Queueing theory is one of the most important branches of modern probability theory which has many applications in computer science and communication networks.
The main purposes of this dissertation are to analyze threshold-based queueing systems and to apply these models to traffic controls in ATM networks such as the cell discarding(CD) scheme, the dynamic rate leaky bucket scheme and the queue-length- threshold(QLT) scheduling policy.
In Chapter 2, we analyze a queueing system MMPP/$G_1$, $G_2$/1/B with queue length dependent service times where arrivals follow a Markov-modulated Poisson process(MMPP). The service time of customers depends upon the queue length at service initiation epoch: if the queue length at service initiation epoch is less than or equal to a threshold L, the service time distribution of customer is $G_1$ ; otherwise, the service time distribution of customer is $G_2$. By using the embedded Markov chain method, we obtain the queue length distribution at departure epochs. Then, by using the supplementary variable method and the basic property of semi-Markov process, we obtain the queue length distribution at an arbitrary time. By this result, we obtain the loss probability and the mean waiting time. Our model has application to the cell discarding(CD) scheme operating at the output of a buffer for voice traffics in ATM networks. From numerical examples, we see that the loss probability and the mean waiting time for the CD scheme are improved considerably compared with those of the uncontrolled system without CD scheme.

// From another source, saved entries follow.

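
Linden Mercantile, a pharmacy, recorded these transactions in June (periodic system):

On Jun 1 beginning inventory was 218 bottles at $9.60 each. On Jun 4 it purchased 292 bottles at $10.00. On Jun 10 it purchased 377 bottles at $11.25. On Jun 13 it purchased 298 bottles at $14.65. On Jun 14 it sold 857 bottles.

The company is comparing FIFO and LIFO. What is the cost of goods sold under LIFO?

FIFO COGS: 218 @ $9.60 + 292 @ $10.00 + 347 @ $11.25 = $8,916.55
LIFO COGS: 298 @ $14.65 + 377 @ $11.25 + 182 @ $10.00 = $10,426.95

COGS = $10,426.95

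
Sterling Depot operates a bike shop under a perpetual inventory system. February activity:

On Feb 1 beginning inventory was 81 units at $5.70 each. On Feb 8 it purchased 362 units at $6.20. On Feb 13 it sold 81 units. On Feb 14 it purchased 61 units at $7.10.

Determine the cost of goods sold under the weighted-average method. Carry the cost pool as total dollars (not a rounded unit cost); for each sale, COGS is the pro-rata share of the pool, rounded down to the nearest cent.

COGS = $494.79

After Feb 1: 81 on hand, pool $461.70 (≈ $5.7000 each)
After Feb 8: 443 on hand, pool $2,706.10 (≈ $6.1086 each)
Feb 13, sell 81: 81/443 × $2,706.10 → $494.79
After Feb 14: 423 on hand, pool $2,644.41 (≈ $6.2516 each)
Ending inventory (cost pool remaining) = $2,644.41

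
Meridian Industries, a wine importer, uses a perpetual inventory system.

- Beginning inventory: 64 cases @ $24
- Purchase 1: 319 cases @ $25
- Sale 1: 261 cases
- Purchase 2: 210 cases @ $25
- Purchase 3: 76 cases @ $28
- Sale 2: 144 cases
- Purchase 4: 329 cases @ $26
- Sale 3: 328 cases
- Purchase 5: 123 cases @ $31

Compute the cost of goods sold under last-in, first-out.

Sale 1 (261) [LIFO — newest first]: 261 @ $25 = $6,525
Sale 2 (144) [LIFO — newest first]: 76 @ $28 + 68 @ $25 = $3,828
Sale 3 (328) [LIFO — newest first]: 328 @ $26 = $8,528
Total COGS = $6,525 + $3,828 + $8,528 = $18,881
Ending inventory: 64 @ $24 + 58 @ $25 + 142 @ $25 + 1 @ $26 + 123 @ $31 = $10,375

COGS = $18,881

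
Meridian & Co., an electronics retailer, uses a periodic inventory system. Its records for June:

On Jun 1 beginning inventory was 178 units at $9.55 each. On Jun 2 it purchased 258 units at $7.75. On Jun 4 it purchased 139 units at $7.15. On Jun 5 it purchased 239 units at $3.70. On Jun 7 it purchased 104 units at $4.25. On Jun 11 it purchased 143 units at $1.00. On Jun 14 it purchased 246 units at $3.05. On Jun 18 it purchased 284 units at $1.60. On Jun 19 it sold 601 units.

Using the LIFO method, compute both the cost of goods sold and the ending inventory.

Jun 19, 601 sold [LIFO — newest first]: 284 @ $1.60 + 246 @ $3.05 + 71 @ $1.00 = $1,275.70
Ending inventory: 178 @ $9.55 + 258 @ $7.75 + 139 @ $7.15 + 239 @ $3.70 + 104 @ $4.25 + 72 @ $1.00 = $6,091.55
Check: goods available $7,367.25 = COGS $1,275.70 + ending $6,091.55

COGS = $1,275.70; ending inventory = $6,091.55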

In Chapter 3, we propose the leaky bucket scheme with threshold-based token generation intervals. The leaky bucket scheme is a promising method that regulates input traffics for preventive congestion control in ATM networks. In order to meet the constraint of loss probability for more bursty input traffics, it is known that the leaky bucket scheme with static token generation interval requires a larger data buffer and token ...